Been through the documentation page and tried the examples to narrow this down. There is nothing specific to using a SSML specific file to produce the audio. Non-SSML examples all work on my workstation

Would like to get this working for a small project that produces training audio files of Shorin-Ryu Karate Yakusokus for my Black belt test practice

Thanks,

Hi @PeterSprague, thanks for trying out Larynx 🙂

Can you post an example of your SSML? I can't seem to reproduce the issue on my machine. Maybe I have something wrong off my SSML parser.

I directly copied your SSML example from the README:
TTS-SSML_test.txt

$ python3 -m larynx --ssml -v southern_english_female-glow_tts < TTS-SSML_test.txt

OK, I see what's happening now. The command-line interface for Larynx is line-based -- it assumes each line is an individual utterance. If you remove the newline characters, it should work fine.

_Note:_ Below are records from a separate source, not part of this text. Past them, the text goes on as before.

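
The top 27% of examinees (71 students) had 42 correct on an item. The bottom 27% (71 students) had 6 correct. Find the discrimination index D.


p_upper = 42/71 = 0.5915
p_lower = 6/71 = 0.0845
D = 0.5915 - 0.0845 = 0.507

0.507


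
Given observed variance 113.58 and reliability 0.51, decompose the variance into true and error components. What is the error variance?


var_true = rxx * var_obs = 0.51 * 113.58 = 57.9258
var_error = var_obs - var_true
var_error = 113.58 - 57.9258
var_error = 55.6542

55.6542


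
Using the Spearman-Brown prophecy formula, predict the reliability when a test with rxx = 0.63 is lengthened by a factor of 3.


r_new = (n * rxx) / (1 + (n-1) * rxx)
r_new = (3 * 0.63) / (1 + 2 * 0.63)
r_new = 1.89 / 2.26
r_new = 0.8363

0.8363


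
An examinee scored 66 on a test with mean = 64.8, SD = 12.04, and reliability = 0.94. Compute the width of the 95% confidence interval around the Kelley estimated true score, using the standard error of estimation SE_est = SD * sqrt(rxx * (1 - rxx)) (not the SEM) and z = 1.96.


True score estimate = 0.94*66 + 0.06*64.8 = 65.928
SE_est = SD * sqrt(rxx * (1 - rxx)) = 12.04 * sqrt(0.94 * 0.06) = 12.04 * sqrt(0.0564) = 2.859342
CI = T_est +/- z * SE_est, so width = 2 * z * SE_est = 2 * 1.96 * 2.859342
Width = 11.2086

11.2086


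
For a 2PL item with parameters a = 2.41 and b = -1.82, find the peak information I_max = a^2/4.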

I may need to consider if --ssml should imply reading the entire input as one utterance, or of some other flag should indicate this.

remove the newline characters

I'm missing something here. Are you saying to create a mixed blob of text and ssml cmds? How is that even decipherable by a human writer once the file gets more than a few "sentences"?

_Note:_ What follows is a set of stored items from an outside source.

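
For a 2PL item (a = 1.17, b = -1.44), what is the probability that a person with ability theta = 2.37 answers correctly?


a*(theta - b) = 1.17 * (2.37 - -1.44) = 4.4577
exp(-4.4577) = 0.0116
P = 1 / (1 + 0.0116)
P = 0.9885

0.9885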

Here is a copy of my espeak-ng ssml file that is working well. Other than voice name this should also be able to be read by Larynx
Yakusoku-6_attacker_detail_TTS-SSML-Espeak.txt

$ espeak-ng -f Yakusoku-6_attacker_detail_TTS-SSML-Espeak.txt -s 150 -p 50 -l 30 -k20 -m

No, I'm suggesting something like this as a workaround:

tr < Yakusoku-6_attacker_detail_TTS-SSML-Espeak.txt '\n' ' ' | bin/larynx --ssml -v en-us

If the input all goes on one line into Larynx, it will be read correctly. This is intended to allow multiple sets of sentences to come in, like:

<speak>1st set of sentences</speak>
<speak>Next set of sentences</speak>
...

but I think with SSML, people will expect it to read the entire input at once.

OK, stripping the newline as it "reads the file.

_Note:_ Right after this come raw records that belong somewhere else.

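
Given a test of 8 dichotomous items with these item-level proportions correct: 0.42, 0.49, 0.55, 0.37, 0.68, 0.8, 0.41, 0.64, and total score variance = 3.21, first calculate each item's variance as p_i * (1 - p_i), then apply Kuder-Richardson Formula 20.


For each item, compute p_i * q_i:
  Item 1: 0.42 * 0.58 = 0.2436
  Item 2: 0.49 * 0.51 = 0.2499
  Item 3: 0.55 * 0.45 = 0.2475
  Item 4: 0.37 * 0.63 = 0.2331
  Item 5: 0.68 * 0.32 = 0.2176
  Item 6: 0.8 * 0.2 = 0.16
  Item 7: 0.41 * 0.59 = 0.2419
  Item 8: 0.64 * 0.36 = 0.2304
Sum(p_i * q_i) = 0.2436 + 0.2499 + 0.2475 + 0.2331 + 0.2176 + 0.16 + 0.2419 + 0.2304 = 1.824
KR-20 = (k/(k-1)) * (1 - Sum(p_i*q_i) / Var_total)
= (8/7) * (1 - 1.824/3.21)
= 1.1429 * 0.4318
KR-20 = 0.4935

0.4935


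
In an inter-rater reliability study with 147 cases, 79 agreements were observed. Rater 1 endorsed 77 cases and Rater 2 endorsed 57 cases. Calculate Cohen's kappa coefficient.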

$ tr < Yakusoku-6_attacker_detail_TTS-SSML-Espeak.txt '\n' ' ' | python3 -m larynx --ssml -v en-us

Works well, thanks

When do you think you will be adding to the SSML set to give increased control over the delivery?

What sorts of SSML tags do you think would be most useful?

TTS and SSML very new to me, with my background being more on computer-vision and DL to assess ecological impacts.

I guess it really comes back to interests and/or business case. Are you wanting to create a self-hosted TTS solution using ML technigues to provide alternatives to Azure or Google? Then I would follow their sub-sets of SSML. Otherwise if wanting to use for more specific cases, then honing the sub-set to what enhances that usage might be the preferred development direction.

For my usage, based on https://www.w3.org/TR/speech-synthesis11/#S3.2, I think having control of the voice characteristics via "3.2.4 prosody Element" would be good.

Fixed the --ssml input mode in Larynx 1.1 (it now reads the entire input).

Regarding prosody, I can control the rate and volume with GlowTTS (Larynx's TTS model), but pitch and contour aren't something that can be changed in the model.